| Avoid Naps|
Of course, they're nice to do during the day, and if you couldn't sleep at night, you're grateful for any chance to sleep. If you're really having trouble sleeping at night - and you're not a senior citizen who sleeps for small periods of time, skip naps. As a result, you'll be more tired at bedtime and more able to fall asleep.
Get Some Physical Exercise During the Day
People with "mental" jobs, like office workers, have far more trouble with insomnia than do people who work physically hard all day. Still 15 minutes a day of exercise (at least half an hour before going to bed so your body will have a chance to slow down) will give your body the activity and oxygen it needs to help you relax more and sleep better.

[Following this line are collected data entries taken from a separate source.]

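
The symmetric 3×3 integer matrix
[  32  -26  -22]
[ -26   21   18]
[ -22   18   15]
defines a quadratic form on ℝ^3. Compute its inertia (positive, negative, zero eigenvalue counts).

Answer: (1, 1, 1)

Derivation:
step 0: pivot 32 → sign +
step 1: pivot -1/8 → sign −
step 2: row/col 2 already zero → sign 0
signature = (1, 1, 1)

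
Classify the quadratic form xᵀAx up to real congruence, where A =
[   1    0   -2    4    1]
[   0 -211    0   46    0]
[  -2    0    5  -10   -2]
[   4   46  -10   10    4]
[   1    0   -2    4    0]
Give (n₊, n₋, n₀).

step 0: pivot 1 → sign +
step 1: pivot -211 → sign −
step 2: pivot 1 → sign +
step 3: pivot 6/211 → sign +
step 4: pivot -1 → sign −
signature = (3, 2, 0)

Answer: (3, 2, 0)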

Keep Regular Bedtime Hours
Your body likes regular routines, whether you do or not. This likes to know that it's going to get up at the same time each day, eat at the same times, and go to bed at the same time. It is not very exciting, maybe, but comfortable. Thus, choose a reasonable and regular time to go to bed each night. You should stick to it, even if you don't think you're tired when the time comes. Be sure, your body will appreciate it. After a while when it feels it can rely on the routine, it will begin to repay the favor by letting you get to sleep when you want.
Don't Sleep In
Get up at the same time every day, even on weekends and holidays. If you've awakened, get up.
- Don't lie in bed awake, thinking about getting up; Just do it.
Avoid Caffeine, Alcohol and Tobacco
It should be obvious, but some people forget that coffee is not the only drink containing caffeine.
- Tea (black, not herbal), chocolate and cola drinks are also high in caffeine.
- Alcohol may feel like it's soothing you, but all it's doing is stupefying you.
Alcohol upsets sleep, preventing a deep rest. The same is with tobacco. So, avoid them all.